On 10/21/2013 04:48 PM, Daniel Borkmann wrote:
> On 10/21/2013 05:09 PM, Daniel Wagner wrote:
>> On 10/19/2013 08:16 AM, Daniel Borkmann wrote:
>>> On 10/19/2013 01:21 AM, Eric W. Biederman wrote:
>>>
>>>> I am coming to this late.  But two concrete suggestions.
>>>>
>>>> 1) process groups and sessions don't change as frequently as pids.
>>>>
>>>> 2) It is possible to put a set of processes in their own network
>>>>     namespace and pipe just the packets you want those processes to
>>>>     use into that network namespace.  Using an ingress queueing filter
>>>>     makes that process very efficient even if you have to filter by
>>>> port.
>>>
>>> Actually in our case we're filtering outgoing traffic, based on which
>>> local socket that originated from; so you wouldn't need all of that
>>> construct.

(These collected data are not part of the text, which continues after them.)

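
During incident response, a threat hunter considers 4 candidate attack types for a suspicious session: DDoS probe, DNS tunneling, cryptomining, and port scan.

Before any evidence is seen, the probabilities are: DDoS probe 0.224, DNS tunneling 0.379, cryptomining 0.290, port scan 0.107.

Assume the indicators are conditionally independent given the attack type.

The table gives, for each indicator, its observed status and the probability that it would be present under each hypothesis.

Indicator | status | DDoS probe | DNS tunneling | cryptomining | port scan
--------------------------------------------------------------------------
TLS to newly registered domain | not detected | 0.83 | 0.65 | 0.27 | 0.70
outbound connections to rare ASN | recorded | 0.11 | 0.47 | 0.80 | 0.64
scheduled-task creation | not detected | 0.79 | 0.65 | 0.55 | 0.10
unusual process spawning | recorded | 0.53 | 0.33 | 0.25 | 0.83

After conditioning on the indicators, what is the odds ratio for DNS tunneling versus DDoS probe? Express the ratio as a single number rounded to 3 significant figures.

Unnormalized posterior weight (prior times the indicator likelihoods) for each of the two hypotheses (using 1 − P(present | H) for each absent indicator):
  DNS tunneling: 0.379 × (1 − 0.65) × 0.47 × (1 − 0.65) × 0.33 = 0.0072009
  DDoS probe: 0.224 × (1 − 0.83) × 0.11 × (1 − 0.79) × 0.53 = 0.00046621
Odds(DNS tunneling : DDoS probe) = 0.0072009 / 0.00046621 ≈ 15.4.

15.4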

Also, you wouldn't even need to have an a-prio knowledge of
>>> the application internals regarding their use of particular use of ports
>>> or protocols. I don't think that such a setup will have the same
>>> efficiency, ease of use, and power to distinguish the application the
>>> traffic came from in such a lightweight, protocol independent and
>>> easy way.
>>
>> Sorry for beeing late as well (and also stupid question)
>>
>> Couldn't you use something from the LSM? I mean you allow the
>> application to create the socket etc and then block later
>> the traffic originated from that socket. Wouldn't it make
>> more sense to block early?
>
> I gave one simple example for blocking in the commit message,
> that's true, but it is not limited to that, meaning we can have
> much different scenarios/policies that netfilter allows us than
> just blocking, e.g. fine grained settings where applications are
> allowed to connect/send traffic to, application traffic marking/
> conntracking, application-specific packet mangling, and so on,
> just think of the whole netfilter universe.

Oh, I didn't pay enough attention to the commit message. Sorry
about that. Obviously, if fine grained settings is a must
then blocking the write is not good enough.